S'agissant de votre deuxième question, depuis la loi du 8 août 2016 relative au travail, à la modernisation du dialogue social et à la sécurisation des parcours professionnels, dite loi « travail », et plus encore durant les gilets jaunes, la compréhension de cette violence s'est transformée. La saturation des énergies inemployées s'est déversée par ce moyen. N'oublions pas qu'en 2016, lors du mouvement social contre la loi « travail », les personnes qui seraient plus tard des gilets jaunes étaient les premières à condamner massivement les violences des manifestants. D'abord, ces gens descendaient peu dans la rue. Or, des personnes qui n'étaient pas du tout préparées à se retrouver dans des situations de violence s'y sont laissées entraîner rapidement. Cela doit nous interroger sur la relation entre les manifestants et les forces de l'ordre. Le maintien de l'ordre n'est pas une simple question technique. Il suppose une forme de subtilité interactionnelle, et un peu de sociologie pour comprendre la foule que l'on a face à soi.

Quelque chose a changé. Désormais, en France, avant d'aller manifester, les participants prennent une série de précautions parce qu'ils craignent que quelque chose arrive. Ils se donnent par exemple leur numéro de téléphone. Certains se dissimulent sans avoir rien à cacher. D'autres apportent des trousses médicales pour se préparer à d'éventuelles blessures. C'est une nouveauté qui conditionne un climat profondément heurté. Cette appréhension de la manifestation, dans notre pays, en 2023, me paraît particulièrement inquiétante même si elle relève d'une stratégie clairement identifiée du maintien de l'ordre, qui a trait à l'intimidation. Il s'agit de faire hésiter les manifestants dans l'expression de leur colère.
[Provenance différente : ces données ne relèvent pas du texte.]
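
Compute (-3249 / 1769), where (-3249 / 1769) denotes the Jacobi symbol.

(-3249 / 1769)
  = (289 / 1769)    [-3249 ≡ 289 mod 1769]
  = (1769 / 289)    [QR: 289 ≡ 1 mod 4, sign kept]
  = (35 / 289)    [1769 ≡ 35 mod 289]
  = (289 / 35)    [QR: 289 ≡ 1 mod 4, sign kept]
  = (9 / 35)    [289 ≡ 9 mod 35]
  = (35 / 9)    [QR: 9 ≡ 1 mod 4, sign kept]
  = (8 / 9)    [35 ≡ 8 mod 9]
  = (1 / 9)    [9 ≡ 1 mod 8 ⇒ (2 / 9)^3 = +1]
  = 1    [(1 / 9) = 1]

1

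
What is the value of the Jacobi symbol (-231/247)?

1

Reduce the numerator: -231 ≡ 16 (mod 247), so (-231/247) = (16/247).
Factor out 2: 16 = 2^4. Since 247 ≡ 7 (mod 8), (2/247) = +1, and (2/247)^4 = +1. Now have (1/247).
(1/247) = 1. Collecting the sign factors: 1.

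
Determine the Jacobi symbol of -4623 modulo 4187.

Reduce the numerator: -4623 ≡ 3751 (mod 4187), so (-4623 / 4187) = (3751 / 4187).
Both 3751 ≡ 3 and 4187 ≡ 3 (mod 4), so reciprocity gives (3751 / 4187) = -(4187 / 3751). Reduce: 4187 ≡ 436 (mod 3751). Now have -(436 / 3751).
Factor out 2: 436 = 2^2·109. Since 3751 ≡ 7 (mod 8), (2 / 3751) = +1, and (2 / 3751)^2 = +1. Now have -(109 / 3751).
109 ≡ 1 (mod 4), so quadratic reciprocity gives (109 / 3751) = (3751 / 109). Reduce: 3751 ≡ 45 (mod 109). Now have -(45 / 109).
45 ≡ 1 (mod 4), so quadratic reciprocity gives (45 / 109) = (109 / 45). Reduce: 109 ≡ 19 (mod 45). Now have -(19 / 45).
45 ≡ 1 (mod 4), so quadratic reciprocity gives (19 / 45) = (45 / 19). Reduce: 45 ≡ 7 (mod 19). Now have -(7 / 19).
Both 7 ≡ 3 and 19 ≡ 3 (mod 4), so reciprocity gives (7 / 19) = -(19 / 7). Reduce: 19 ≡ 5 (mod 7). Now have (5 / 7).
5 ≡ 1 (mod 4), so quadratic reciprocity gives (5 / 7) = (7 / 5). Reduce: 7 ≡ 2 (mod 5). Now have (2 / 5).
Factor out 2: 2 = 2. Since 5 ≡ 5 (mod 8), (2 / 5) = -1. Now have -(1 / 5).
(1 / 5) = 1. Collecting the sign factors: -1.

-1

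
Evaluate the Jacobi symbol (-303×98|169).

1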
Il faut aussi noter le développement d'un rapport radical d'incommunication avec le pouvoir. Les actes de désobéissance concernent surtout les questions écologiques. Je ne vous apprends rien en vous rappelant qu'une série de diagnostics fait état du désastre de la situation environnementale. Or, le sentiment que ces constats ne sont pas écoutés est largement répandu. La violence est alors l'expérience de l'incommunication. Elle ne peut jamais, en effet, traduire un rapport d'écoute mutuelle. La désobéissance procède du sentiment qu'il faut faire effraction dans le présent, qu'il n'est plus possible d'attendre que la politique constituée affronte véritablement le problème. C'est du moins ce que ressentent ceux qui adoptent ces comportements politiques.

L'acte de désobéissance a également quelque chose d'une épreuve existentielle. Il répond à une quête d'intensification de la vie politique et de la vie en général. Je vous renvoie ici à l'ouvrage de Tristan Garcia, La vie intense, publié en 2016. Il y explique que l'intensité devient une nouvelle aspiration sociale. Cette intensité se cherche un peu partout. L'émeute peut répondre au sentiment d'assèchement de nos vies, à la crise d'expressivité, au sentiment que nos actes quotidiens ont au fond peu d'épaisseur. C'est ce qu'on observe notamment dans le domaine du travail, dont la qualité se dégrade fortement. La réforme des retraites le montre clairement : si les Français ne veulent pas travailler plusieurs années de plus, c'est parce que le travail est de moins en moins vécu comme une forme d'accomplissement. J'ai beau avoir le privilège d'être universitaire, je dois dire que la fonction d'intellectuel est désormais beaucoup plus difficile : on est assiégé par une routine bureaucratique et administrative qui ôte à notre travail une partie de sa qualité. Il est de plus en plus compliqué de trouver le temps d'écrire.

L'émeutier est donc en attente de densité existentielle. Vous ne prendrez jamais de plaisir dans une forme de violence si vous vous reconnaissez à peu près dans la vie que vous menez.